Robust Cooperative Output Regulation for a Network of Parabolic PDE Systems

TL;DR

This paper develops a robust cooperative output regulation method for a network of parabolic PDE systems using an extended internal model principle and a two-step backstepping design, enabling synchronization despite disturbances and uncertainties.

Contribution

It extends the cooperative internal model principle to infinite-dimensional PDE systems and introduces a systematic backstepping approach for regulator design.

Findings

Successfully applied to a network of four uncertain parabolic agents

Achieves output synchronization with disturbances and model uncertainties

Provides solvability conditions based on communication topology

Abstract

This paper considers the robust cooperative output regulation for a network of parabolic PDE systems.
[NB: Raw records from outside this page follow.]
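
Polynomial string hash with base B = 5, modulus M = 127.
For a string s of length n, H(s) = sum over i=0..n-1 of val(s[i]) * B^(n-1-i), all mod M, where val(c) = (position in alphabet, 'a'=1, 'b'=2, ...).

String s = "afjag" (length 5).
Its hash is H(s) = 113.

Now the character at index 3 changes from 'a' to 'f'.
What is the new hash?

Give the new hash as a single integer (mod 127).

val('a') = 1, val('f') = 6
Position k = 3, exponent = n-1-k = 1
B^1 mod M = 5^1 mod 127 = 5
Delta = (6 - 1) * 5 mod 127 = 25
New hash = (113 + 25) mod 127 = 11

Answer: 11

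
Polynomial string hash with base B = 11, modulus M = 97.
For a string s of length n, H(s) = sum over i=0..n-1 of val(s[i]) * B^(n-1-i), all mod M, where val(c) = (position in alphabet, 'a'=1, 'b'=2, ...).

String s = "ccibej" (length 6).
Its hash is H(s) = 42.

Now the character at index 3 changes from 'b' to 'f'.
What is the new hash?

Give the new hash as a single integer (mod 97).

Answer: 41

Derivation:
val('b') = 2, val('f') = 6
Position k = 3, exponent = n-1-k = 2
B^2 mod M = 11^2 mod 97 = 24
Delta = (6 - 2) * 24 mod 97 = 96
New hash = (42 + 96) mod 97 = 41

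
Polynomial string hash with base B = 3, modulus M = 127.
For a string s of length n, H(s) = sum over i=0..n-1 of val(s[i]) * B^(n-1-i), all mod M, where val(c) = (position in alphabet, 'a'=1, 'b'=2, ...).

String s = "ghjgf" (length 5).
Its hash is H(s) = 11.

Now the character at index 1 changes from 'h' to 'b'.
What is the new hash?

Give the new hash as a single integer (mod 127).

Answer: 103

Derivation:
val('h') = 8, val('b') = 2
Position k = 1, exponent = n-1-k = 3
B^3 mod M = 3^3 mod 127 = 27
Delta = (2 - 8) * 27 mod 127 = 92
New hash = (11 + 92) mod 127 = 103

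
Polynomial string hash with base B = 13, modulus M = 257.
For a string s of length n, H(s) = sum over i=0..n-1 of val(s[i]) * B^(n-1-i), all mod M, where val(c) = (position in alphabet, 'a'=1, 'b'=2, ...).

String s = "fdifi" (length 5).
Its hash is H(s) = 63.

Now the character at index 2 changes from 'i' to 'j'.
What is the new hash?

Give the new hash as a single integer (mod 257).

Answer: 232

Derivation:
val('i') = 9, val('j') = 10
Position k = 2, exponent = n-1-k = 2
B^2 mod M = 13^2 mod 257 = 169
Delta = (10 - 9) * 169 mod 257 = 169
New hash = (63 + 169) mod 257 = 232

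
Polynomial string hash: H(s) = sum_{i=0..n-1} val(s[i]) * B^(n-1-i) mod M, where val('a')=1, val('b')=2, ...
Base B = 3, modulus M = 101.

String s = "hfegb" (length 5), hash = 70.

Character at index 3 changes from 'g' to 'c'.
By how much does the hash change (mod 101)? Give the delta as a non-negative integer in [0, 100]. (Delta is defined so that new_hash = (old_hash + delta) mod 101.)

Answer: 89

Derivation:
Delta formula: (val(new) - val(old)) * B^(n-1-k) mod M
  val('c') - val('g') = 3 - 7 = -4
  B^(n-1-k) = 3^1 mod 101 = 3
  Delta = -4 * 3 mod 101 = 89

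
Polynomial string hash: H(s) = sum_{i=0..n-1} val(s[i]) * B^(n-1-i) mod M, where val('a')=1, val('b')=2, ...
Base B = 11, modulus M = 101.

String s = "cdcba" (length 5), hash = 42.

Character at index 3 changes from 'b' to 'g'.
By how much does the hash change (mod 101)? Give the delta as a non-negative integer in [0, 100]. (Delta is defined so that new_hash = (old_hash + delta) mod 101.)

Delta formula: (val(new) - val(old)) * B^(n-1-k) mod M
  val('g') - val('b') = 7 - 2 = 5
  B^(n-1-k) = 11^1 mod 101 = 11
  Delta = 5 * 11 mod 101 = 55

Answer: 55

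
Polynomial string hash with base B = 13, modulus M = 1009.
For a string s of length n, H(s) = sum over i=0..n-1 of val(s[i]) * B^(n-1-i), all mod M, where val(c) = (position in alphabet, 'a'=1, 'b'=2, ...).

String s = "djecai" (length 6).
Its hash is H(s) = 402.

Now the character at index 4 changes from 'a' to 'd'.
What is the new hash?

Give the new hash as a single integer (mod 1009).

Answer: 441

Derivation:
val('a') = 1, val('d') = 4
Position k = 4, exponent = n-1-k = 1
B^1 mod M = 13^1 mod 1009 = 13
Delta = (4 - 1) * 13 mod 1009 = 39
New hash = (402 + 39) mod 1009 = 441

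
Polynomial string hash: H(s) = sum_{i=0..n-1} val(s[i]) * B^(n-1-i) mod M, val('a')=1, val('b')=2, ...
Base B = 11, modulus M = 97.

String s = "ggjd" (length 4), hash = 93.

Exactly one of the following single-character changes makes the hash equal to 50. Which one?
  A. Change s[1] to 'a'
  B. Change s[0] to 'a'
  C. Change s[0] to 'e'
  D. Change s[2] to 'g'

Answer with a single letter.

Answer: C

Derivation:
Option A: s[1]='g'->'a', delta=(1-7)*11^2 mod 97 = 50, hash=93+50 mod 97 = 46
Option B: s[0]='g'->'a', delta=(1-7)*11^3 mod 97 = 65, hash=93+65 mod 97 = 61
Option C: s[0]='g'->'e', delta=(5-7)*11^3 mod 97 = 54, hash=93+54 mod 97 = 50 <-- target
Option D: s[2]='j'->'g', delta=(7-10)*11^1 mod 97 = 64, hash=93+64 mod 97 = 60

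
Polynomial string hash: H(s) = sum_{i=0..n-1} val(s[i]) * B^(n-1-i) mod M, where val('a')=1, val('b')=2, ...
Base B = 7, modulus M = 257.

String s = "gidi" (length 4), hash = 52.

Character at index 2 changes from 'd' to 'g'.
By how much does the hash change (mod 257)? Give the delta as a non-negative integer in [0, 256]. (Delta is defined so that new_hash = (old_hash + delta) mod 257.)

Answer: 21

Derivation:
Delta formula: (val(new) - val(old)) * B^(n-1-k) mod M
  val('g') - val('d') = 7 - 4 = 3
  B^(n-1-k) = 7^1 mod 257 = 7
  Delta = 3 * 7 mod 257 = 21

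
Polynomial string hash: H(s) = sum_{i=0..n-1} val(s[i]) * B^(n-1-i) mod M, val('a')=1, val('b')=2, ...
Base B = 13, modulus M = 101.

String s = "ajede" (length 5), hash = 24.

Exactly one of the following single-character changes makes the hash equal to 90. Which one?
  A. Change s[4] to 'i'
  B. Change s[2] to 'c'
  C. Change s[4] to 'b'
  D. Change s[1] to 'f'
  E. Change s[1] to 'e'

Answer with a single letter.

Option A: s[4]='e'->'i', delta=(9-5)*13^0 mod 101 = 4, hash=24+4 mod 101 = 28
Option B: s[2]='e'->'c', delta=(3-5)*13^2 mod 101 = 66, hash=24+66 mod 101 = 90 <-- target
Option C: s[4]='e'->'b', delta=(2-5)*13^0 mod 101 = 98, hash=24+98 mod 101 = 21
Option D: s[1]='j'->'f', delta=(6-10)*13^3 mod 101 = 100, hash=24+100 mod 101 = 23
Option E: s[1]='j'->'e', delta=(5-10)*13^3 mod 101 = 24, hash=24+24 mod 101 = 48

Answer: B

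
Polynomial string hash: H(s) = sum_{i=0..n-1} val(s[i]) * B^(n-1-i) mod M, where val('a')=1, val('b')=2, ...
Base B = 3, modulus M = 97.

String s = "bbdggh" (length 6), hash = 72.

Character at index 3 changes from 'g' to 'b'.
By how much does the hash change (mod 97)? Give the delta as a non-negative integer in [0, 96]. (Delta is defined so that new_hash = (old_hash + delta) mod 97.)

Answer: 52

Derivation:
Delta formula: (val(new) - val(old)) * B^(n-1-k) mod M
  val('b') - val('g') = 2 - 7 = -5
  B^(n-1-k) = 3^2 mod 97 = 9
  Delta = -5 * 9 mod 97 = 52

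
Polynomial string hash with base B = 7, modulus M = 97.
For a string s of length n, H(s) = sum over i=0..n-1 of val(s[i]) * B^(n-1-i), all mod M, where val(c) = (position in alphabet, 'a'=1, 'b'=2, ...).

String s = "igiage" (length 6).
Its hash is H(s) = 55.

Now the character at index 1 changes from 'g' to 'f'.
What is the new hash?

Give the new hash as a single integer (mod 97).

val('g') = 7, val('f') = 6
Position k = 1, exponent = n-1-k = 4
B^4 mod M = 7^4 mod 97 = 73
Delta = (6 - 7) * 73 mod 97 = 24
New hash = (55 + 24) mod 97 = 79

Answer: 79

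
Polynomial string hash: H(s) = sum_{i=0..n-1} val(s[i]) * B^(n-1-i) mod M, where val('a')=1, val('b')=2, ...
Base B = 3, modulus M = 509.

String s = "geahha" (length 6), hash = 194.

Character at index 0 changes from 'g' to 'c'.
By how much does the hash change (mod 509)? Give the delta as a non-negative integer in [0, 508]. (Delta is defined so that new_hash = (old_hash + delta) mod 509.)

Answer: 46

Derivation:
Delta formula: (val(new) - val(old)) * B^(n-1-k) mod M
  val('c') - val('g') = 3 - 7 = -4
  B^(n-1-k) = 3^5 mod 509 = 243
  Delta = -4 * 243 mod 509 = 46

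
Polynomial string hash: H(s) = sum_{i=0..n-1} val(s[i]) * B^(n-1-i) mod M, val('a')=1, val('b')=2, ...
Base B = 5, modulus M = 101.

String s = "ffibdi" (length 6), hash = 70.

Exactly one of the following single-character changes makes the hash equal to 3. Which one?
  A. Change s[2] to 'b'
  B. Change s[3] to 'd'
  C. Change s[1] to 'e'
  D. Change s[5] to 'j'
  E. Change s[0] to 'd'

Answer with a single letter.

Option A: s[2]='i'->'b', delta=(2-9)*5^3 mod 101 = 34, hash=70+34 mod 101 = 3 <-- target
Option B: s[3]='b'->'d', delta=(4-2)*5^2 mod 101 = 50, hash=70+50 mod 101 = 19
Option C: s[1]='f'->'e', delta=(5-6)*5^4 mod 101 = 82, hash=70+82 mod 101 = 51
Option D: s[5]='i'->'j', delta=(10-9)*5^0 mod 101 = 1, hash=70+1 mod 101 = 71
Option E: s[0]='f'->'d', delta=(4-6)*5^5 mod 101 = 12, hash=70+12 mod 101 = 82

Answer: A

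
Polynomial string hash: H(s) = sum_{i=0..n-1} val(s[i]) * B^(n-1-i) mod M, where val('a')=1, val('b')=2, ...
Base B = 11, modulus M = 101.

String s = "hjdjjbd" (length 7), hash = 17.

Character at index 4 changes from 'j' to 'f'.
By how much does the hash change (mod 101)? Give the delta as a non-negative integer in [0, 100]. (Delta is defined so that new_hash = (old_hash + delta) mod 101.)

Delta formula: (val(new) - val(old)) * B^(n-1-k) mod M
  val('f') - val('j') = 6 - 10 = -4
  B^(n-1-k) = 11^2 mod 101 = 20
  Delta = -4 * 20 mod 101 = 21

Answer: 21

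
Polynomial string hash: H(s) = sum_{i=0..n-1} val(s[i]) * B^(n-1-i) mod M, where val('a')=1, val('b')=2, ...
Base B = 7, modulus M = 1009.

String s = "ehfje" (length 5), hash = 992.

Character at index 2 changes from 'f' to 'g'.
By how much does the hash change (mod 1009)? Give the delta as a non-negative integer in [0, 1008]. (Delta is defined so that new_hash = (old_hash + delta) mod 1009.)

Delta formula: (val(new) - val(old)) * B^(n-1-k) mod M
  val('g') - val('f') = 7 - 6 = 1
  B^(n-1-k) = 7^2 mod 1009 = 49
  Delta = 1 * 49 mod 1009 = 49

Answer: 49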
The solution of this problem is obtained by extending the cooperative internal model principle from finite to infinite dimensions. For a time-invariant digraph describing the communication topology, a two-step backstepping approach is presented to systematically design cooperative state feedback regulators. They allow to solve both the leader-follower and the leaderless output synchronization problem in the presence of disturbances and model uncertainty for a finite-dimensional leader. Solvability conditions of the robust cooperative output regulation problem are presented in terms of the communication graph and the agent transfer behaviour. The results of the paper are demonstrated for a MAS consisting of four uncertain parabolic agents with and without a finite-dimensional leader in the presence of disturbances.